Les réassureurs, eux, jugent le Gareat incontournable, plaidant pour une extension de son périmètre. « Aujourd'hui, le marché n'est pas couvert de manière adaptée. Ainsi, une catastrophe de type NBCR serait un événement majeur autant pour les assurances de dommages que pour les assurances de personnes. Or, dans ce dernier domaine, les mécanismes existants, tel le FGTI, seraient insuffisants. Les garanties actuelles ne sont donc que des protections illusoires pour le bilan des sociétés d'assurances », explique François Vilnet, président de l'Association des professionnels de la réassurance en France (Apref). Il déplore le manque de sensibilisation des assureurs à cette question. « Ils nous répondent qu'ils ont des provisions, et qu'il n'y aurait pas problème. Nous, Solvabilité 2 nous oblige à envisager des scénarios extrêmes qui n'avaient jamais été modélisés. Et à nous y préparer ». D'autant que les observateurs indépendants confirment que le risque est loin de s'être éloigné... « La France est peut-être remontée dans la liste des cibles prioritaires de certains groupes terroristes, du fait de ses positions récentes sur de nombreux dossiers géopolitiques sensibles. La crainte majeure reste une attaque nucléaire ; l'exemple de Fukushima au Japon, où des zones entières sont contaminées pour des années, éclaire sur les conséquences humaines et économiques considérables que cela aurait », souligne l'expert de l'OCDE, Erwann Michel-Kerjan (lire ci-dessus).

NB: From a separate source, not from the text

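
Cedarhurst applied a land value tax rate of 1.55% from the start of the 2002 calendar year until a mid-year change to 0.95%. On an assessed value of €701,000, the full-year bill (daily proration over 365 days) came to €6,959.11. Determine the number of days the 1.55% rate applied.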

Intégrer les dommages corporels dans le champ du Gareat demanderait, cependant, une modification de la législation de 1990 ; une démarche peu pertinente aux yeux des assureurs.

Alors, le Gareat, un pool alimenté à fonds perdu pour réassurer une poignée d'assureurs de grands risques industriels ? Ou seule solution susceptible d'amortir une catastrophe majeure ? Même si d'autres sujets inquiètent plus assureurs et réassureurs, les négociations qui s'ouvrent sur cette question promettent d'être animées...

 

L'ANALYSE DE

 

Erwann Michel-Kerjan, président du Haut Conseil sur la gestion financière des catastrophes auprès du secrétaire général de l'OCDE

« Tant que le ciel est bleu, personne ne veut acheter de parapluie »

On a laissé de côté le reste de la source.